If you move them to a cooler zone in the smoker, and/or mop them or mist them, you can probably do about as well without foil.
 
I spritzed some with apple juice last year and they came out great. Next "experiment" I'll try the spritz, mop and foil. I agree that the cost of foil is nothing compared to perfect ribs. We do love our ribs. :nod:
 
While we're on the subject of foil, make sure you get the commercial grade foil from Sam's Club or a resturant supply house. Once you use this stuff, you'll never go back to the cheap-o stuff that you find in the grocery store.
 
grannysoo":1emhpis2 said:
While we're on the subject of foil, make sure you get the commercial grade foil from Sam's Club or a resturant supply house. Once you use this stuff, you'll never go back to the cheap-o stuff that you find in the grocery store.

Thanks. My wife just picked up a huge roll of it today for $20. I can live with this. Better quality and better price too.
 
Well the team did another contest this weekend, in Raytown, Missouri, 60 teams.
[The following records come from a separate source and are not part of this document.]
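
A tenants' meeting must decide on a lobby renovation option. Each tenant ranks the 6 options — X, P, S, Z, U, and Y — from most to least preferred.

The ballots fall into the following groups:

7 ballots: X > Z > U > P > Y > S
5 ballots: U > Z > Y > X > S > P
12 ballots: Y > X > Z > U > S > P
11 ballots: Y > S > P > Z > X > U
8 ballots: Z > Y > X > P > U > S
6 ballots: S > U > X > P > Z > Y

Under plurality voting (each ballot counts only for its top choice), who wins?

First-place vote totals:
  X: 7
  P: 0
  S: 6
  Z: 8
  U: 5
  Y: 23
Y has the most first-place votes.

Y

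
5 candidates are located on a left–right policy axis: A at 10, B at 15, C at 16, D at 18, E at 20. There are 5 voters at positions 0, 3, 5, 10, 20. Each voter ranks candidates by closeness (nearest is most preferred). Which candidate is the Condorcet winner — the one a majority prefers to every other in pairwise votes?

A

With single-peaked preferences on a line, the Condorcet winner is the candidate closest to the median voter.
The median voter (position 5) is closest to A at 10.
Check: A vs E — voters closer to A: 4 of 5.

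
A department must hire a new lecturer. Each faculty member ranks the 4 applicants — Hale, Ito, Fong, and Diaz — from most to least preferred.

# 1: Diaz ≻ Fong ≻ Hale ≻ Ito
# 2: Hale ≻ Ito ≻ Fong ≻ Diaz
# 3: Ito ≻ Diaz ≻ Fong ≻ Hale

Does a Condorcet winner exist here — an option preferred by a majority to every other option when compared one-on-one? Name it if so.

No Condorcet winner

Head-to-head results (3 voters total):
Hale vs Ito: Hale wins 2–1.
Hale vs Fong: Fong wins 2–1.
Hale vs Diaz: Diaz wins 2–1.
Ito vs Fong: Ito wins 2–1.
Ito vs Diaz: Ito wins 2–1.
Fong vs Diaz: Diaz wins 2–1.
No candidate beats all others: Hale beats Ito beats Fong beats Hale, a majority cycle.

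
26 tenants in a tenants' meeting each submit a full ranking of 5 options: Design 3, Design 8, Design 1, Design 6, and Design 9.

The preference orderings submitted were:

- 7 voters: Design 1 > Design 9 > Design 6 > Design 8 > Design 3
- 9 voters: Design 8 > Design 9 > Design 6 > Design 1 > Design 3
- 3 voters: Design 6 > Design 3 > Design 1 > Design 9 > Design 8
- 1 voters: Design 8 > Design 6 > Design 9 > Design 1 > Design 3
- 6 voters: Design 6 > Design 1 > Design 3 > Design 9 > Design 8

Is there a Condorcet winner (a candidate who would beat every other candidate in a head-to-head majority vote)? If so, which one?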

They took home a ribbon for their chicken, scored in the 20's for ribs and pork, but tanked on brisket this time at 58. They recently modified the smoker, added a plate to try to even out the hot and cool zones and I think they are still on the learning curve with it. They have taken home at least one award at every contest this year, not too shabby!
 
MO_cows":35eq7jvu said:
backhoeboogie":35eq7jvu said:
My Momma was a Blalock. My maternal Grandaddy was a Blalock brother. They taught me.
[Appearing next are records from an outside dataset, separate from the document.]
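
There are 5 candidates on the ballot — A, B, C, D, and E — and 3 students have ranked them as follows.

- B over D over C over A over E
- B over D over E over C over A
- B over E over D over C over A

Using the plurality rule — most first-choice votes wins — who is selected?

B

First-place vote totals:
  A: 0
  B: 3
  C: 0
  D: 0
  E: 0
B has the most first-place votes.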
:dunce: Sorry, don't quite understand. They taught you how to barbecue??

Blalock's Barbeque or Bodacious Barbeque obviously don't operate in your area. If they did, you'd understand. Much of my maternal family including cousins and distant cousins own and operate either under the Bodacious or Blalock franchises.

Most contests exclude professionals. I can claim not to be one. :D
 
OK, now I get it. Nope, that chain hasn't made it this far north yet. I did get to try some excellent Texas bbq one time. At an awards banquet for a Corriente show, the caterers brought in brisket smoked with pecan wood and it was to die for. But then they had to go all Tex-Mex and put jalapenos in the tater salad. That's just wrong! :lol: :lol:

There are pro teams allowed in the contests sanctioned by Kansas City BBQ Society. Teams that have catering businesses, bbq restaurants, etc. There will be a lot of these "big dogs" in the American Royal this fall :banana:
 
Yes. Pecan wood is my favorite wood to smoke with. Especailly brisket. You can slow smoke for a day and a half with it without wrapping the meat. Mesquite is okay, really easy to split with an axe only, and abundant around here. It is a strong smoke and it burns hot so you have to limit your input. It does not work well for me on a slow smoke but it great for a quick job when time is limited. It is best to wrap (seal) your brisket after about 4 hours. Splitting mesquite is like the axe splitting you see on television in the old westerns. Three weeks after it is cut you can split it into tooth picks with very little effort. Hickory is just to much work on the wood splitter. When they put that pipeline through my place in East Texas they took out a lot of old growth hickory. I cut it into 8 foot pieces and filled the flat bed and hauled it home. I cut it into smaller pieces once I had it here. After a few hogs were smoked, I went back to pecan and sold most of that hickory.